Mote: «Vida e morte o que são?»
Na
continuação do artigo anterior, no qual se analisa a classificação feita por
Óscar Lopes a Uma Abelha na Chuva,
este texto tem por objetivo apresentar alguns dos aspetos literários que
ultrapassam a «reactualização da novela camiliana». Esta curta e lacónica
definição pode ser lida como se o ortodoxo autor da Época Contemporânea
da História da Literatura Portuguesa, afastasse a referida obra do cânone
neo-realista. Penso que isto se deve ao facto de a simbologia aplicada por
Carlos de Oliveira criar ambiguidades e dificuldades de leitura ao narratário,
entidade alargada e focada pelos neorrealistas com vista à consciencialização
do valor da luta de classes como dinamizador da transformação da História na
direção de uma sociedade sem classes. Sobre esse objetivo neorrealista aplicado
à obra, a imagem da colmeia não é paradigmática, uma vez que a sociedade que
habita a colmeia é organicamente estática. Talvez Carlos de Oliveira quisesse ambiguamente
transmitir que, de facto, apesar da luta de classes sempre existente na
dinâmica social, o ser humano cria estruturas semelhantes às da abelha, nas
quais a organização social regulada é considerada indispensável e aquele que
não obedece às regras da colmeia corre risco de vida. E isto aconteceria em
qualquer ditadura - em Portugal ou na URSS.
Muitos
são os símbolos que percorrem a obra, desde os símbolos universais como a água
e a abelha[1]
até a certos nomes próprios, como o irónico nome Maria dos Prazeres ou o de Jacinto,
nome de conotação mitológica.
O
narrador exterior à ação conta a história, mas pode tornar-se muito próximo da
personagem e até dialogar com ela («voz obsidiante» em Silvestre), no relato
dos pensamentos que preenchem os momentos de silêncio.

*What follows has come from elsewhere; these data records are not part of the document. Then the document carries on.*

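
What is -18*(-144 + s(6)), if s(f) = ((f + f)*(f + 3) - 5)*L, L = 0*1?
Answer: 2592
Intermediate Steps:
L = 0
s(f) = 0 (s(f) = ((f + f)*(f + 3) - 5)*0 = ((2*f)*(3 + f) - 5)*0 = (2*f*(3 + f) - 5)*0 = (-5 + 2*f*(3 + f))*0 = 0)
-18*(-144 + s(6)) = -18*(-144 + 0) = -18*(-144) = 2592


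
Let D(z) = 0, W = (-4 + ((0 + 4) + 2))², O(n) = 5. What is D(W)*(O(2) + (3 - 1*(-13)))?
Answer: 0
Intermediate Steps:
W = 4 (W = (-4 + (4 + 2))² = (-4 + 6)² = 2² = 4)
D(W)*(O(2) + (3 - 1*(-13))) = 0*(5 + (3 - 1*(-13))) = 0*(5 + (3 + 13)) = 0*(5 + 16) = 0*21 = 0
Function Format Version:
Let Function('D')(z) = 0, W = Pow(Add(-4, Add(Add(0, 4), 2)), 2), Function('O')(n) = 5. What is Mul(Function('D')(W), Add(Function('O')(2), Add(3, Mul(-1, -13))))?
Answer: 0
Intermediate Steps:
W = 4 (W = Pow(Add(-4, Add(4, 2)), 2) = Pow(Add(-4, 6), 2) = Pow(2, 2) = 4)
Mul(Function('D')(W), Add(Function('O')(2), Add(3, Mul(-1, -13)))) = Mul(0, Add(5, Add(3, Mul(-1, -13)))) = Mul(0, Add(5, Add(3, 13))) = Mul(0, Add(5, 16)) = Mul(0, 21) = 0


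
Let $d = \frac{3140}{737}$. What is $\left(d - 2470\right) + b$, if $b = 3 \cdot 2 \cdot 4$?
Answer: $- \frac{1799562}{737} \approx -2441.7$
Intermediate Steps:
$d = \frac{3140}{737}$ ($d = 3140 \cdot \frac{1}{737} = \frac{3140}{737} \approx 4.2605$)
$b = 24$ ($b = 6 \cdot 4 = 24$)
$\left(d - 2470\right) + b = \left(\frac{3140}{737} - 2470\right) + 24 = - \frac{1817250}{737} + 24 = - \frac{1799562}{737}$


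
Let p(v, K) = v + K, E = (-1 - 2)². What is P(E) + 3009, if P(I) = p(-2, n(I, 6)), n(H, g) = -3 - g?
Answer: 2998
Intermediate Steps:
E = 9 (E = (-3)² = 9)
p(v, K) = K + v
P(I) = -11 (P(I) = (-3 - 1*6) - 2 = (-3 - 6) - 2 = -9 - 2 = -11)
P(E) + 3009 = -11 + 3009 = 2998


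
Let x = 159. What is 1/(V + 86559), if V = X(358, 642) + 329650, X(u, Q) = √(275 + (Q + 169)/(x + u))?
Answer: 215180053/89559874536091 - √73923762/89559874536091 ≈ 2.4025e-6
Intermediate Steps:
X(u, Q) = √(275 + (169 + Q)/(159 + u)) (X(u, Q) = √(275 + (Q + 169)/(159 + u)) = √(275 + (169 + Q)/(159 + u)))
V = 329650 + √73923762/517 (V = √((43894 + 642 + 275*358)/(159 + 358)) + 329650 = √((43894 + 642 + 98450)/517) + 329650 = √((1/517)*142986) + 329650 = √(142986/517) + 329650 = √73923762/517 + 329650 = 329650 + √73923762/517 ≈ 3.2967e+5)
1/(V + 86559) = 1/((329650 + √73923762/517) + 86559) = 1/(416209 + √73923762/517)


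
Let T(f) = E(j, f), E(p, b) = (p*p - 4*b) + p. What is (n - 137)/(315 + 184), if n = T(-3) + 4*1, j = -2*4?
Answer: -65/499 ≈ -0.13026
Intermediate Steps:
j = -8
E(p, b) = p + p**2 - 4*b (E(p, b) = (p**2 - 4*b) + p = p + p**2 - 4*b)
T(f) = 56 - 4*f (T(f) = -8 + (-8)**2 - 4*f = -8 + 64 - 4*f = 56 - 4*f)
n = 72 (n = (56 - 4*(-3)) + 4*1 = (56 + 12) + 4 = 68 + 4 = 72)
(n - 137)/(315 + 184) = (72 - 137)/(315 + 184) = -65/499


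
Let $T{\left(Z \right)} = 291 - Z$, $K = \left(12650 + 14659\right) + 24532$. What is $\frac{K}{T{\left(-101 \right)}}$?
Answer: $\frac{51841}{392} \approx 132.25$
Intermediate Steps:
$K = 51841$ ($K = 27309 + 24532 = 51841$)
$\frac{K}{T{\left(-101 \right)}} = \frac{51841}{291 - -101} = \frac{51841}{291 + 101} = \frac{51841}{392}$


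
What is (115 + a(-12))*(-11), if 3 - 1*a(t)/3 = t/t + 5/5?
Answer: -1298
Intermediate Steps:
a(t) = 3 (a(t) = 9 - 3*(t/t + 5/5) = 9 - 3*(1 + 5*(1/5)) = 9 - 3*(1 + 1) = 9 - 3*2 = 9 - 6 = 3)
(115 + a(-12))*(-11) = (115 + 3)*(-11) = 118*(-11) = -1298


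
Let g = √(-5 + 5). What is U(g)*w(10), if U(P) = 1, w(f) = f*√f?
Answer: 10*√10 ≈ 31.623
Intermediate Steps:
w(f) = f^(3/2)
g = 0 (g = √0 = 0)
U(g)*w(10) = 1*10^(3/2) = 1*(10*√10) = 10*√10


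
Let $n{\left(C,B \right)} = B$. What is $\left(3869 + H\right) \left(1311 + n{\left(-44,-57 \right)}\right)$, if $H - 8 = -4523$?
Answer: $-810084$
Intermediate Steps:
$H = -4515$ ($H = 8 - 4523 = -4515$)
$\left(3869 + H\right) \left(1311 + n{\left(-44,-57 \right)}\right) = \left(3869 - 4515\right) \left(1311 - 57\right) = \left(-646\right) 1254 = -810084$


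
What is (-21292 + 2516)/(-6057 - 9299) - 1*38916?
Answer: -149393830/3839 ≈ -38915.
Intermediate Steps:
(-21292 + 2516)/(-6057 - 9299) - 1*38916 = -18776/(-15356) - 38916 = -18776*(-1/15356) - 38916 = 4694/3839 - 38916 = -149393830/3839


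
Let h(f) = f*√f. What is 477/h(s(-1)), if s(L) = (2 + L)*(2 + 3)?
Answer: 477*√5/25 ≈ 42.664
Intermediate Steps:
s(L) = 10 + 5*L (s(L) = (2 + L)*5 = 10 + 5*L)
h(f) = f^(3/2)
477/h(s(-1)) = 477/((10 + 5*(-1))^(3/2)) = 477/((10 - 5)^(3/2)) = 477/(5^(3/2)) = 477/((5*√5)) = 477*(√5/25) = 477*√5/25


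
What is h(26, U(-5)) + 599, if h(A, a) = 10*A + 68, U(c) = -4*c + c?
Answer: 927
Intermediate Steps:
U(c) = -3*c
h(A, a) = 68 + 10*A
h(26, U(-5)) + 599 = (68 + 10*26) + 599 = (68 + 260) + 599 = 328 + 599 = 927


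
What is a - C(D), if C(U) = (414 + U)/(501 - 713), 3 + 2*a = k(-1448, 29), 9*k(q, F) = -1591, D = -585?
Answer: -173047/1908 ≈ -90.695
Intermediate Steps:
k(q, F) = -1591/9 (k(q, F) = (1/9)*(-1591) = -1591/9)
a = -809/9 (a = -3/2 + (1/2)*(-1591/9) = -3/2 - 1591/18 = -809/9 ≈ -89.889)
C(U) = -207/106 - U/212 (C(U) = (414 + U)/(-212) = (414 + U)*(-1/212) = -207/106 - U/212)
a - C(D) = -809/9 - (-207/106 - 1/212*(-585)) = -809/9 - (-207/106 + 585/212) = -809/9 - 1*171/212 = -809/9 - 171/212 = -173047/1908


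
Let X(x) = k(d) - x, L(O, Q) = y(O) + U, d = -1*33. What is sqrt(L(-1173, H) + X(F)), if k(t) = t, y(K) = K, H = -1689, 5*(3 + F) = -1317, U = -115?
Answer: I*sqrt(26365)/5 ≈ 32.475*I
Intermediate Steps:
F = -1332/5 (F = -3 + (1/5)*(-1317) = -3 - 1317/5 = -1332/5 ≈ -266.40)
d = -33
L(O, Q) = -115 + O (L(O, Q) = O - 115 = -115 + O)
X(x) = -33 - x
sqrt(L(-1173, H) + X(F)) = sqrt((-115 - 1173) + (-33 - 1*(-1332/5))) = sqrt(-1288 + (-33 + 1332/5)) = sqrt(-1288 + 1167/5) = sqrt(-5273/5) = I*sqrt(26365)/5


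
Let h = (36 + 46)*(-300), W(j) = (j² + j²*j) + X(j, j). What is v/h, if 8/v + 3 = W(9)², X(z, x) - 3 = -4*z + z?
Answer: -1/1899713475 ≈ -5.2639e-10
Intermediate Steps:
X(z, x) = 3 - 3*z (X(z, x) = 3 + (-4*z + z) = 3 - 3*z)
W(j) = 3 + j² + j³ - 3*j (W(j) = (j² + j²*j) + (3 - 3*j) = (j² + j³) + (3 - 3*j) = 3 + j² + j³ - 3*j)
h = -24600 (h = 82*(-300) = -24600)
v = 8/617793 (v = 8/(-3 + (3 + 9² + 9³ - 3*9)²) = 8/(-3 + (3 + 81 + 729 - 27)²) = 8/(-3 + 786²) = 8/(-3 + 617796) = 8/617793 ≈ 1.2949e-5)
v/h = (8/617793)/(-24600) = (8/617793)*(-1/24600) = -1/1899713475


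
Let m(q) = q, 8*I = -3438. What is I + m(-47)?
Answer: -1907/4 ≈ -476.75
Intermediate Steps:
I = -1719/4 (I = (1/8)*(-3438) = -1719/4 ≈ -429.75)
I + m(-47) = -1719/4 - 47 = -1907/4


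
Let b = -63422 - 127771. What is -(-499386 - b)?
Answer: 308193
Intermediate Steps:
b = -191193
-(-499386 - b) = -(-499386 - 1*(-191193)) = -(-499386 + 191193) = -1*(-308193) = 308193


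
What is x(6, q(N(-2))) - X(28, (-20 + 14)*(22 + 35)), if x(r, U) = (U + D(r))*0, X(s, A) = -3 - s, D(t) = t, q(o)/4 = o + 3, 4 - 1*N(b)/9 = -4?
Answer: 31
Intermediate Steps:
N(b) = 72 (N(b) = 36 - 9*(-4) = 36 + 36 = 72)
q(o) = 12 + 4*o (q(o) = 4*(o + 3) = 4*(3 + o) = 12 + 4*o)
x(r, U) = 0 (x(r, U) = (U + r)*0 = 0)
x(6, q(N(-2))) - X(28, (-20 + 14)*(22 + 35)) = 0 - (-3 - 1*28) = 0 - (-3 - 28) = 0 - 1*(-31) = 0 + 31 = 31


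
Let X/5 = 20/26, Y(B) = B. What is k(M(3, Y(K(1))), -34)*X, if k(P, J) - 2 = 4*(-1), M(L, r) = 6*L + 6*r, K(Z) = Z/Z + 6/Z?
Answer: -100/13 ≈ -7.6923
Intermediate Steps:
K(Z) = 1 + 6/Z
k(P, J) = -2 (k(P, J) = 2 + 4*(-1) = 2 - 4 = -2)
X = 50/13 (X = 5*(20/26) = 5*(20*(1/26)) = 5*(10/13) = 50/13 ≈ 3.8462)
k(M(3, Y(K(1))), -34)*X = -2*50/13 = -100/13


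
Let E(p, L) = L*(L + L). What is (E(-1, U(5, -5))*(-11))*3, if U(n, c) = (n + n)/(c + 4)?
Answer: -6600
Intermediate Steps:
U(n, c) = 2*n/(4 + c) (U(n, c) = (2*n)/(4 + c) = 2*n/(4 + c))
E(p, L) = 2*L**2 (E(p, L) = L*(2*L) = 2*L**2)
(E(-1, U(5, -5))*(-11))*3 = ((2*(2*5/(4 - 5))**2)*(-11))*3 = ((2*(2*5/(-1))**2)*(-11))*3 = ((2*(2*5*(-1))**2)*(-11))*3 = ((2*(-10)**2)*(-11))*3 = ((2*100)*(-11))*3 = (200*(-11))*3 = -2200*3 = -6600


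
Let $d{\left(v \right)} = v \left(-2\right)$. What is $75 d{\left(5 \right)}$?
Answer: $-750$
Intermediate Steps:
$d{\left(v \right)} = - 2 v$
$75 d{\left(5 \right)} = 75 \left(\left(-2\right) 5\right) = 75 \left(-10\right) = -750$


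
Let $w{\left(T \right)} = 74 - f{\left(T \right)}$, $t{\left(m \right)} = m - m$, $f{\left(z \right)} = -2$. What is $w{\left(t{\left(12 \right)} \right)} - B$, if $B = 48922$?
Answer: $-48846$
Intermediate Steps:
$t{\left(m \right)} = 0$
$w{\left(T \right)} = 76$ ($w{\left(T \right)} = 74 - -2 = 74 + 2 = 76$)
$w{\left(t{\left(12 \right)} \right)} - B = 76 - 48922 = -48846$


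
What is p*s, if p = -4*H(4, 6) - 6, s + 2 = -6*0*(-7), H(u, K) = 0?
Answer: 12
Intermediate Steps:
s = -2 (s = -2 - 6*0*(-7) = -2 + 0*(-7) = -2 + 0 = -2)
p = -6 (p = -4*0 - 6 = 0 - 6 = -6)
p*s = -6*(-2) = 12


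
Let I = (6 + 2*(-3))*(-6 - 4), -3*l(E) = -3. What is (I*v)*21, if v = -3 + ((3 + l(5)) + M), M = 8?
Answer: 0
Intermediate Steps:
l(E) = 1 (l(E) = -⅓*(-3) = 1)
I = 0 (I = (6 - 6)*(-10) = 0*(-10) = 0)
v = 9 (v = -3 + ((3 + 1) + 8) = -3 + (4 + 8) = -3 + 12 = 9)
(I*v)*21 = (0*9)*21 = 0*21 = 0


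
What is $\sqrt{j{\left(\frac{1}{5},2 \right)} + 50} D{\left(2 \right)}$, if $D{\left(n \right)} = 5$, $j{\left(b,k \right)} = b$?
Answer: $\sqrt{1255} \approx 35.426$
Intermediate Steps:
$\sqrt{j{\left(\frac{1}{5},2 \right)} + 50} D{\left(2 \right)} = \sqrt{\frac{1}{5} + 50} \cdot 5 = \sqrt{\frac{251}{5}} \cdot 5 = \frac{\sqrt{1255}}{5} \cdot 5 = \sqrt{1255}$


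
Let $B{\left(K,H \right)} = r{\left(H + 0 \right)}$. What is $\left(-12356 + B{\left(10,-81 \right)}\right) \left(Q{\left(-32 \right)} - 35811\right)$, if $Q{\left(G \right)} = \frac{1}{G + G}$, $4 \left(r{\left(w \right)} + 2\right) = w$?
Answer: $\frac{113479092265}{256} \approx 4.4328 \cdot 10^{8}$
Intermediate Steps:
$r{\left(w \right)} = -2 + \frac{w}{4}$
$Q{\left(G \right)} = \frac{1}{2 G}$
$B{\left(K,H \right)} = -2 + \frac{H}{4}$ ($B{\left(K,H \right)} = -2 + \frac{H + 0}{4} = -2 + \frac{H}{4}$)
$\left(-12356 + B{\left(10,-81 \right)}\right) \left(Q{\left(-32 \right)} - 35811\right) = \left(-12356 + \left(-2 + \frac{1}{4} \left(-81\right)\right)\right) \left(\frac{1}{2 \left(-32\right)} - 35811\right) = \left(-12356 - \frac{89}{4}\right) \left(\frac{1}{2} \left(- \frac{1}{32}\right) - 35811\right) = \left(-12356 - \frac{89}{4}\right) \left(- \frac{1}{64} - 35811\right) = \left(- \frac{49513}{4}\right) \left(- \frac{2291905}{64}\right) = \frac{113479092265}{256}$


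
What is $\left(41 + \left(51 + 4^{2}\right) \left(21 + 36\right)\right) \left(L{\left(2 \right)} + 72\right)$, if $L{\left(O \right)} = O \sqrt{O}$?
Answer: $277920 + 7720 \sqrt{2} \approx 2.8884 \cdot 10^{5}$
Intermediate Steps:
$L{\left(O \right)} = O^{\frac{3}{2}}$
$\left(41 + \left(51 + 4^{2}\right) \left(21 + 36\right)\right) \left(L{\left(2 \right)} + 72\right) = \left(41 + \left(51 + 4^{2}\right) \left(21 + 36\right)\right) \left(2^{\frac{3}{2}} + 72\right) = \left(41 + \left(51 + 16\right) 57\right) \left(2 \sqrt{2} + 72\right) = \left(41 + 67 \cdot 57\right) \left(72 + 2 \sqrt{2}\right) = \left(41 + 3819\right) \left(72 + 2 \sqrt{2}\right) = 3860 \left(72 + 2 \sqrt{2}\right) = 277920 + 7720 \sqrt{2}$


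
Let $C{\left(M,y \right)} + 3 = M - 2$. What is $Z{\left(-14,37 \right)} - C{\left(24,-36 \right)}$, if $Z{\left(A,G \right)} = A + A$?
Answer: $-47$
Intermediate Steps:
$Z{\left(A,G \right)} = 2 A$
$C{\left(M,y \right)} = -5 + M$ ($C{\left(M,y \right)} = -3 + \left(M - 2\right) = -3 + \left(-2 + M\right) = -5 + M$)
$Z{\left(-14,37 \right)} - C{\left(24,-36 \right)} = 2 \left(-14\right) - \left(-5 + 24\right) = -28 - 19 = -47$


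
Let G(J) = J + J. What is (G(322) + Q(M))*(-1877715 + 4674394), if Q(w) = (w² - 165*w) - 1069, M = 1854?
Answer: 8756348812099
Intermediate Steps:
G(J) = 2*J
Q(w) = -1069 + w² - 165*w
(G(322) + Q(M))*(-1877715 + 4674394) = (2*322 + (-1069 + 1854² - 165*1854))*(-1877715 + 4674394) = (644 + (-1069 + 3437316 - 305910))*2796679 = (644 + 3130337)*2796679 = 3130981*2796679 = 8756348812099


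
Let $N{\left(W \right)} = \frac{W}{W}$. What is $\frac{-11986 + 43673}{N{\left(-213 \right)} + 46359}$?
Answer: $\frac{31687}{46360} \approx 0.6835$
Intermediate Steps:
$N{\left(W \right)} = 1$
$\frac{-11986 + 43673}{N{\left(-213 \right)} + 46359} = \frac{-11986 + 43673}{1 + 46359} = \frac{31687}{46360}$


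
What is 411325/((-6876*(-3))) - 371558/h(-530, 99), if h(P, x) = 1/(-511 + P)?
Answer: 7978743270709/20628 ≈ 3.8679e+8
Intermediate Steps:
411325/((-6876*(-3))) - 371558/h(-530, 99) = 411325/((-6876*(-3))) - 371558/(1/(-511 - 530)) = 411325/20628 - 371558/(1/(-1041)) = 411325*(1/20628) - 371558/(-1/1041) = 411325/20628 - 371558*(-1041) = 411325/20628 + 386791878 = 7978743270709/20628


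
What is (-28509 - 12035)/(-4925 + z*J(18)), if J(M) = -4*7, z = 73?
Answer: 40544/6969 ≈ 5.8178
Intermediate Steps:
J(M) = -28
(-28509 - 12035)/(-4925 + z*J(18)) = (-28509 - 12035)/(-4925 + 73*(-28)) = -40544/(-4925 - 2044) = -40544/(-6969) = -40544*(-1/6969) = 40544/6969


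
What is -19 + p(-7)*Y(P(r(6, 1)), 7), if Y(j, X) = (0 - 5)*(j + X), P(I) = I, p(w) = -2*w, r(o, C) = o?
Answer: -929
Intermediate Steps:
Y(j, X) = -5*X - 5*j (Y(j, X) = -5*(X + j) = -5*X - 5*j)
-19 + p(-7)*Y(P(r(6, 1)), 7) = -19 + (-2*(-7))*(-5*7 - 5*6) = -19 + 14*(-35 - 30) = -19 + 14*(-65) = -19 - 910 = -929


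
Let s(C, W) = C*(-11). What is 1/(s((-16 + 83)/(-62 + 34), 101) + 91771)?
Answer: 28/2570325 ≈ 1.0894e-5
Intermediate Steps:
s(C, W) = -11*C
1/(s((-16 + 83)/(-62 + 34), 101) + 91771) = 1/(-11*(-16 + 83)/(-62 + 34) + 91771) = 1/(-737/(-28) + 91771) = 1/(-737*(-1)/28 + 91771) = 1/(-11*(-67/28) + 91771) = 1/(737/28 + 91771) = 1/(2570325/28) = 28/2570325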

Numa focagem dos símbolos, percorre-se toda a
obra pelos quatro dias em que decorre a ação principal, uma ação de tempo
curto, próprio da tragédia clássica, com a qual a obra tem afinidades.
1º Dia – Os Silvestres
A viagem
Prevenido
a partir do título, o leitor entra na colmeia global que é a aldeia de
Montouro, tendo como antecâmara a vila de Corgos, nos três primeiros capítulos.
Antes
da abelha, aparece o símbolo da água, na chuva forte de «uma tarde invernosa de Outubro», que
acompanha a chegada da personagem tempestuosa: Maria dos Prazeres de Alva…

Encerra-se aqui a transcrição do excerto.